CENTERBURG – Centerburg’s literacy team presented its recommendation for literacy curriculum changes at the elementary level — a combination of the two curricula it began piloting this school year at Monday night’s board meeting.

For kindergarten through second grade, Core Knowledge Language Arts from Amplify is the recommendation. 

“The reason we chose (CKLA) is really it’s much more developmentally appropriate for grades K-2 as they’re learning the phonics skills,” Centerburg’s director of teaching and learning Barb Gentille Green said Monday. “It’s very laid out. It’s very specific. It’s explicit instruction.”

For third through fifth grade, the team suggests Into Reading from Houghton Mifflin Harcourt.

Into Reading also has explicit phonics instruction but has writing instruction materials and support more suitable for the needs in upper grades, elementary principal Miguel Thompson said of the literacy team’s reasoning. 

“It had better graphic organizers and ways to organize writing than CKLA,” Thompson said.  

The literacy team comprises Gentille Green, Thompson, general education teachers, a speech language pathologist, two title reading teachers and two intervention specialists.

The board did not vote on the team’s recommendation during Monday’s meeting but intends to at the regular April meeting, following two public review meetings where parents and community members can learn about the curricula from 1 to 2:30 p.m. March 25 and from 4 to 5:30 p.m. April 6. 

“No curriculum is going to be perfect,” Gentille Green said when presenting the recommendation, which is why the literacy team has also recommended supplemental components for each curricula.

CKLA at kindergarten through second grade level would be supplemented by Heggerty Phonemic Awareness Curriculum, which the district is already using as a supplement, as well as support for writing development. The specific writing supplement program has yet to be determined, Gentille Green said. 

Into Reading for third through fifth grade would be supplemented with knowledge building reading materials to address listening and speaking standards.

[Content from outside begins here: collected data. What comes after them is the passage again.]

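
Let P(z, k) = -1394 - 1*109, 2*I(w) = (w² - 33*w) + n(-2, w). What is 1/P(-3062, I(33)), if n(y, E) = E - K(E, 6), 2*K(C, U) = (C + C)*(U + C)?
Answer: -1/1503 ≈ -0.00066534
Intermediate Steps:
K(C, U) = C*(C + U) (K(C, U) = ((C + C)*(U + C))/2 = ((2*C)*(C + U))/2 = (2*C*(C + U))/2 = C*(C + U))
n(y, E) = E - E*(6 + E) (n(y, E) = E - E*(E + 6) = E - E*(6 + E))
I(w) = w²/2 - 33*w/2 + w*(-5 - w)/2 (I(w) = ((w² - 33*w) + w*(-5 - w))/2 = (w² - 33*w + w*(-5 - w))/2 = w²/2 - 33*w/2 + w*(-5 - w)/2)
P(z, k) = -1503 (P(z, k) = -1394 - 109 = -1503)
1/P(-3062, I(33)) = 1/(-1503) = -1/1503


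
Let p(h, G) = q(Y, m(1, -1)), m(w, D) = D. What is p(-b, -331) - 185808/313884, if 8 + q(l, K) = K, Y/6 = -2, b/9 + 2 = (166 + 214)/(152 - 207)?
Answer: -250897/26157 ≈ -9.5920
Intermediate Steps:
b = -882/11 (b = -18 + 9*((166 + 214)/(152 - 207)) = -18 + 9*(380/(-55)) = -18 + 9*(380*(-1/55)) = -18 + 9*(-76/11) = -18 - 684/11 = -882/11 ≈ -80.182)
Y = -12 (Y = 6*(-2) = -12)
q(l, K) = -8 + K
p(h, G) = -9 (p(h, G) = -8 - 1 = -9)
p(-b, -331) - 185808/313884 = -9 - 185808/313884 = -9 - 185808*1/313884 = -9 - 15484/26157 = -250897/26157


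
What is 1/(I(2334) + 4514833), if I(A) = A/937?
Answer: 937/4230400855 ≈ 2.2149e-7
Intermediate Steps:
I(A) = A/937 (I(A) = A*(1/937) = A/937)
1/(I(2334) + 4514833) = 1/((1/937)*2334 + 4514833) = 1/(2334/937 + 4514833) = 1/(4230400855/937) = 937/4230400855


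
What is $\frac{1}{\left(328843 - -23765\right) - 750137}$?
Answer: $- \frac{1}{397529} \approx -2.5155 \cdot 10^{-6}$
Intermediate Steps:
$\frac{1}{\left(328843 - -23765\right) - 750137} = \frac{1}{\left(328843 + 23765\right) - 750137} = \frac{1}{352608 - 750137} = \frac{1}{-397529} = - \frac{1}{397529}$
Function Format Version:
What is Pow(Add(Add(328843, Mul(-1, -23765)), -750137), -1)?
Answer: Rational(-1, 397529) ≈ -2.5155e-6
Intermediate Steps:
Pow(Add(Add(328843, Mul(-1, -23765)), -750137), -1) = Pow(Add(Add(328843, 23765), -750137), -1) = Pow(Add(352608, -750137), -1) = Pow(-397529, -1) = Rational(-1, 397529)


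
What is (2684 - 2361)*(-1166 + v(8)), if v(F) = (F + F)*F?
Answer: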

These specific supplemental materials have also not yet been determined, Gentille Green said.

Both CKLA and Into Reading teach reading based on the simple view of reading:

Word recognition (decoding) x language comprehension = reading comprehension

The supplements are intended to fill in gaps in both components, as reading comprehension is not a skill in and of itself but a product of decoding and language comprehension, Gentille Green said. 

Centerburg began piloting the new literacy curricula at the start of the 2021-22 school year, with a teacher per grade piloting CKLA and another piloting Into Reading, with the exception of fifth grade, because there is only one language arts teacher. 

Throughout the month of February, teachers completed a rubric evaluating their respective pilot curriculum and met with Gentille Green and the elementary principal, Thompson, to review the rubric and answer additional questions ahead of the recommendation Monday.